We now have a president that understands that the solutions to dismantling institutional oppression are interlocked and that institutional policies need to be changed in every sector – brick by brick. We have a president that models caring, compassion, and accountability, and wants to do that.
Our role is to keep lifting up and advocating for that vision, to offer solutions, and to deliver the grassroots (and grasstops), and to do that in a way that is accountable to and in solidarity with historically marginalized communities. That’s our piece of the partnership.

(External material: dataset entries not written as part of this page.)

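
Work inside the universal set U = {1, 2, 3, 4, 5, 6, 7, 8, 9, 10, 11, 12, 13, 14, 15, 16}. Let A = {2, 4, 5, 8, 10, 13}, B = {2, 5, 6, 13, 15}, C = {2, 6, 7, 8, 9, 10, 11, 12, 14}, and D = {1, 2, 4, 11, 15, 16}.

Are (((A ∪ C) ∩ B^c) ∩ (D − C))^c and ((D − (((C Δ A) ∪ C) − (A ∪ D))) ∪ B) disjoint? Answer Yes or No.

No

A ∪ C = {2, 4, 5, 6, 7, 8, 9, 10, 11, 12, 13, 14}
B^c = {1, 3, 4, 7, 8, 9, 10, 11, 12, 14, 16}
(A ∪ C) ∩ B^c = {4, 7, 8, 9, 10, 11, 12, 14}
D − C = {1, 4, 15, 16}
((A ∪ C) ∩ B^c) ∩ (D − C) = {4}
(((A ∪ C) ∩ B^c) ∩ (D − C))^c = {1, 2, 3, 5, 6, 7, 8, 9, 10, 11, 12, 13, 14, 15, 16}
C Δ A = {4, 5, 6, 7, 9, 11, 12, 13, 14}
(C Δ A) ∪ C = {2, 4, 5, 6, 7, 8, 9, 10, 11, 12, 13, 14}
A ∪ D = {1, 2, 4, 5, 8, 10, 11, 13, 15, 16}
((C Δ A) ∪ C) − (A ∪ D) = {6, 7, 9, 12, 14}
D − (((C Δ A) ∪ C) − (A ∪ D)) = {1, 2, 4, 11, 15, 16}
(D − (((C Δ A) ∪ C) − (A ∪ D))) ∪ B = {1, 2, 4, 5, 6, 11, 13, 15, 16}
1 lies in both, so they are not disjoint.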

What does this partnership look like? It looks like the thousands who went to Phoenix a few weeks ago calling for an investigation into Sheriff Arpaio’s abusive treatment of immigrants. (The UUA and UUs from Arizona were very involved in the organizing and turnout.) And this week the Dept of Justice announced a full investigation and an overhaul of the 287g policies that authorize local enforcement of federal immigration law. We have some power here. That would not have happened 3 months ago!
This partnership looks like the passage of SCHIP (State Children’s Health Insurance Program) that just covered 10 million children (including 4 million immigrants – they were not left out) that the PICO National Network organized around the country and that President Obama signed into law — and like the movement now building for universal health care led by Health Care for America Now and others.
It looks like the network of educators that our partner Spirit in Action is bringing together to address the inequalities in education and to develop a report and proposal for delivery to the new Secretary of Education.
It looks like Van Jones being appointed this week as the administration’s Green Jobs Czar. Hilda Solis, daughter of immigrant union organizers, as Secretary of Labor. Melody Barnes, as Director of the Domestic Policy Council; Valerie Jarrett, White House Senior Advisor and Assistant to the President for Intergovernmental Relations and Public Liaison. Cecelia Muñoz, Senior Vice President of LaRaza’s Advocacy Office appointed as the administration’s Director of Intergovernmental Affairs!
We have an organizer in the White House! We have a huge organizing job in front of us now and we have partners in power!
To be successful we need to know the rules, we need to understand how systemic racism plays out and operates, and what we have to do to undo it. We need specific solutions and policies that are based on what the people most affected identify as needed, backed by the political power to institutionalize them.
Yes there will be struggle –- the socialism charge continues to rear its head –- ugly racial epithets –- and worse, burnings of black churches have occurred. It’s coming from those who feel they’re losing their power. We have to take it on -– we can’t ignore it or give it too much power –- we need to go after it swiftly — be savvy and contain it.
But to be alive and awake right now is to really grasp that we have an opportunity to transform society in a way that hasn’t existed for the past 40 years.
So– post-racial society? Not yet –- but I’m betting that a post-racial United States may be where my potential future grandchildren live.